No Man's Land: The Rise of Reeker (Reeker 2 in the UK) is a 2008 American supernatural slasher film about a sheriff and his son who are tracking down a group of bank robbers on their way to Mexico, only to discover that they are being stalked by a far more deadly enemy — The Reeker. It is a prequel to Reeker (2005).
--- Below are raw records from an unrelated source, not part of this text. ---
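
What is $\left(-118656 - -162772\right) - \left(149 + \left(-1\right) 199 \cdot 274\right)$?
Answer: $98493$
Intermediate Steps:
$\left(-118656 - -162772\right) - \left(149 + \left(-1\right) 199 \cdot 274\right) = \left(-118656 + 162772\right) - \left(149 - 54526\right) = 44116 - \left(149 - 54526\right) = 44116 - -54377 = 44116 + 54377 = 98493$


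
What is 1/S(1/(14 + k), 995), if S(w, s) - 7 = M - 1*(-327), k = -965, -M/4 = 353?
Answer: -1/1078 ≈ -0.00092764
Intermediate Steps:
M = -1412 (M = -4*353 = -1412)
S(w, s) = -1078 (S(w, s) = 7 + (-1412 - 1*(-327)) = 7 + (-1412 + 327) = 7 - 1085 = -1078)
1/S(1/(14 + k), 995) = 1/(-1078) = -1/1078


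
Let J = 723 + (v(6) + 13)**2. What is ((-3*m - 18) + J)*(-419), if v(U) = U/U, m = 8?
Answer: -367463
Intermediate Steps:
v(U) = 1
J = 919 (J = 723 + (1 + 13)**2 = 723 + 14**2 = 723 + 196 = 919)
((-3*m - 18) + J)*(-419) = ((-3*8 - 18) + 919)*(-419) = ((-24 - 18) + 919)*(-419) = (-42 + 919)*(-419) = 877*(-419) = -367463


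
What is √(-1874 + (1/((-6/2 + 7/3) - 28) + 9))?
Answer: I*√13793798/86 ≈ 43.186*I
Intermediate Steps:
√(-1874 + (1/((-6/2 + 7/3) - 28) + 9)) = √(-1874 + (1/((-6*½ + 7*(⅓)) - 28) + 9)) = √(-1874 + (1/((-3 + 7/3) - 28) + 9)) = √(-1874 + (1/(-⅔ - 28) + 9)) = √(-1874 + (1/(-86/3) + 9)) = √(-1874 + (-3/86*1 + 9)) = √(-1874 + (-3/86 + 9)) = √(-1874 + 771/86) = √(-160393/86) = I*√13793798/86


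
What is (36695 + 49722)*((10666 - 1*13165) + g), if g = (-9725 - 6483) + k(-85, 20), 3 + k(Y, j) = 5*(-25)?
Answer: -1627664195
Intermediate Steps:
k(Y, j) = -128 (k(Y, j) = -3 + 5*(-25) = -3 - 125 = -128)
g = -16336 (g = (-9725 - 6483) - 128 = -16208 - 128 = -16336)
(36695 + 49722)*((10666 - 1*13165) + g) = (36695 + 49722)*((10666 - 1*13165) - 16336) = 86417*((10666 - 13165) - 16336) = 86417*(-2499 - 16336) = 86417*(-18835) = -1627664195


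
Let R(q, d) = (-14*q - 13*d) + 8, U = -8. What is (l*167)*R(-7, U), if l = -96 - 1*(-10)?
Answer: -3016020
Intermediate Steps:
R(q, d) = 8 - 14*q - 13*d
l = -86 (l = -96 + 10 = -86)
(l*167)*R(-7, U) = (-86*167)*(8 - 14*(-7) - 13*(-8)) = -14362*(8 + 98 + 104) = -14362*210 = -3016020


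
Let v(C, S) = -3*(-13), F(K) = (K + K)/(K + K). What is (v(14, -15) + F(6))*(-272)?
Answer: -10880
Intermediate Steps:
F(K) = 1 (F(K) = (2*K)/((2*K)) = (2*K)*(1/(2*K)) = 1)
v(C, S) = 39
(v(14, -15) + F(6))*(-272) = (39 + 1)*(-272) = 40*(-272) = -10880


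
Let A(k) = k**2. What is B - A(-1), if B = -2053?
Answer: -2054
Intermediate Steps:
B - A(-1) = -2053 - 1*(-1)**2 = -2053 - 1*1 = -2053 - 1 = -2054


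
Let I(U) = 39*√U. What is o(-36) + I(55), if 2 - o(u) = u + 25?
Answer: 13 + 39*√55 ≈ 302.23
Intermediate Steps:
o(u) = -23 - u (o(u) = 2 - (u + 25) = 2 - (25 + u) = 2 + (-25 - u) = -23 - u)
o(-36) + I(55) = (-23 - 1*(-36)) + 39*√55 = (-23 + 36) + 39*√55 = 13 + 39*√55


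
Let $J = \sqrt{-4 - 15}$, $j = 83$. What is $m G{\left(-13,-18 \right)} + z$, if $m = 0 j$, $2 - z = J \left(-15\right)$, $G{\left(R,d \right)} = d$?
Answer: $2 + 15 i \sqrt{19} \approx 2.0 + 65.384 i$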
The film released to DVD on October 14, 2008.

==Production==
The film's exteriors were filmed in Lancaster, California and the interiors were filmed in Los Angeles, California. The whole movie was set in Death Valley, a desert in California located southeast of the Sierra Nevada range in the Great Basin and the Mojave Desert.

==Reception==
David Nusair from Reel Film.com gave the film one out of four stars, criticizing the film's lack of compelling characters which he called "one dimensional", and lack of suspense.